A Veteran Hits A Wall

Fifty resumes, one interview. That’s how the last year has gone for Alexander Brandon, the composer behind Deus Ex and Unreal, who told PC Gamer he’s struggled to land a steady role despite three decades in game audio.

Brandon’s credits stretch from composing on landmark PC shooters to directing audio on Wasteland 3 and Neverwinter Nights 2, plus the kind of unglamorous voice and sound work that keeps projects moving. On paper, it reads like a career that should open doors. In 2026, it’s not doing that.

Full-Time Roles Are Drying Up

“My take on things is: Full-time is far less likely, high-paying full-time is probably more competitive than it’s ever been,” Brandon said in an interview with PC Gamer. “I’ve submitted 50 resumes and gotten one interview in the last year.”

His last full-time post was audio director at Frost Giant on Stormgate, a spiritual successor to StarCraft that, per PC Gamer, has struggled to pull in players. Brandon was laid off in 2025 and credited CEO Tim Morten for hanging on “till the bitter end in terms of keeping his people employed.”

He’s far from alone. Brandon said other “unbelievably senior and legendary-status people,” including Bungie’s former head of audio, have been pushed toward contract work as top-tier studios post fewer permanent openings. “You have to weigh: ‘Yeah, I could get a full-time job, but how long is it going to last?’” he said.

Cautious On AI, Not Anti-AI

At GDC this year, Brandon co-hosted a roundtable on AI’s impact on game audio. He helped co-found a Special Interest Group focused on the technology after losing a mobile game contract to AI. The group aims to be “like Switzerland,” as he put it, weighing productivity gains against ethical concerns and legal risks, and pushing for transparency around where training data comes from.

That stance hasn’t drawn in developers who oppose any AI use, a view Brandon respects but doesn’t share. “It’s better to say: ‘AI scares me. I am very, very concerned about it. I have questions. I want to know if I’m going to lose my job. I want to know that humans still really matter.’ Of course, the tool vendors that we’ve talked to that have joined the working group all say ‘Oh my gosh, humans absolutely matter.’ And I’m just like ‘All right, now let’s figure out what you mean by that.’”

He also described grounded, unsexy use cases. AI has helped him cut down on hunting through documentation and dealing with the quirks of audio middleware in engines like Unreal. Having AI integration place a sound object correctly in a game world saved real setup time and let him focus on creative direction instead of fiddly plumbing.

Hype Fatigue Meets A Frayed Job Market

That pragmatism clashes with the industry’s louder promises. “There are CEOs saying nobody’s going to have a job in, like, two seconds, and we’re all going to be in a utopia,” Brandon said. “Money’s just going to flow into our mailboxes and we’re going to turn into Wall-E or whatever. I’m just like, stop the techbro crap—I think people are sick of that.”
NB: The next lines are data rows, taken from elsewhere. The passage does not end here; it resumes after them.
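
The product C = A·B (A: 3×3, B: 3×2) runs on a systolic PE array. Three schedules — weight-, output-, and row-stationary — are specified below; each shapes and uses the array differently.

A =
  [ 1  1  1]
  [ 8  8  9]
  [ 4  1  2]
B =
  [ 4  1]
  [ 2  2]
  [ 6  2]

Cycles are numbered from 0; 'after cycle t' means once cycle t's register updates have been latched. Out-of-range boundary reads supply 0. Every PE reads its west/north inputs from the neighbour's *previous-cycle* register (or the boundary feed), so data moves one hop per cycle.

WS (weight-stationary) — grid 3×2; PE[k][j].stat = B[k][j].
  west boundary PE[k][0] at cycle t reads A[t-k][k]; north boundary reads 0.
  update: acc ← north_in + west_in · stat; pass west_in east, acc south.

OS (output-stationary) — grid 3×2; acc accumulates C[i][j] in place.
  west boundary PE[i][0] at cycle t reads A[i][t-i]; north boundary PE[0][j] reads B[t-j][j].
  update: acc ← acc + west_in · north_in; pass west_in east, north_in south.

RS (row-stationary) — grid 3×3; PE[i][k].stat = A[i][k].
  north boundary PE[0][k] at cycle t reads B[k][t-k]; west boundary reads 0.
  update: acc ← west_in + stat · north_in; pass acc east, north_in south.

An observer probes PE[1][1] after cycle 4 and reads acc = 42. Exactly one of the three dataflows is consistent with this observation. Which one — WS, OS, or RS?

Under WS (3×2), PE[1][1]:
  @0  [1,1]  acc 0  |  →0  ↓0
  @1  [1,1]  acc 0  |  →0  ↓0
  @2  [1,1]  acc 3  |  →1  ↓3
  @3  [1,1]  acc 24  |  →8  ↓24
  @4  [1,1]  acc 6  |  →1  ↓6
Under OS (3×2), PE[1][1]:
  @0  [1,1]  acc 0  |  →0  ↓0
  @1  [1,1]  acc 0  |  →0  ↓0
  @2  [1,1]  acc 8  |  →8  ↓1
  @3  [1,1]  acc 24  |  →8  ↓2
  @4  [1,1]  acc 42  |  →9  ↓2
Under RS (3×3), PE[1][1]:
  @0  [1,1]  acc 0  |  →0  ↓0
  @1  [1,1]  acc 0  |  →0  ↓0
  @2  [1,1]  acc 48  |  →48  ↓2
  @3  [1,1]  acc 24  |  →24  ↓2
  @4  [1,1]  acc 0  |  →0  ↓0

dataflow = OS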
He bristled at the pressure to imitate boosterish language. “People drink all of this Kool-Aid and are like ‘if we don’t use this language, we are behind.’ We need to be behind. We need to acknowledge our limitations, and we need to be able to say, as humans, ‘we can’t keep pushing ourselves through this shitty economy and shitty situation.’ Not to soapbox too much.”

Pull back, and a picture emerges of an audio field caught between shrinking headcounts and faster tooling. Veterans are piecing together contracts, studios are hedging on long-term hires, and AI sits in the middle—useful for grunt work, volatile for careers, and still largely opaque in how it’s trained. Brandon’s working group wants receipts and clear boundaries; most developers would settle for stable jobs and credit where it’s due.

Where does that leave the next season of game audio? Somewhere practical. If studios want distinctive soundscapes, they’ll still need humans making judgment calls—taste, theme, timing—while any AI gains should be paired with data transparency, consent, and staffing that lasts longer than a milestone. Keep an eye on that GDC-born group and how big teams staff audio through the next wave of releases. If someone like Brandon is knocking this hard, the industry’s doors aren’t just closed—they’re creaking.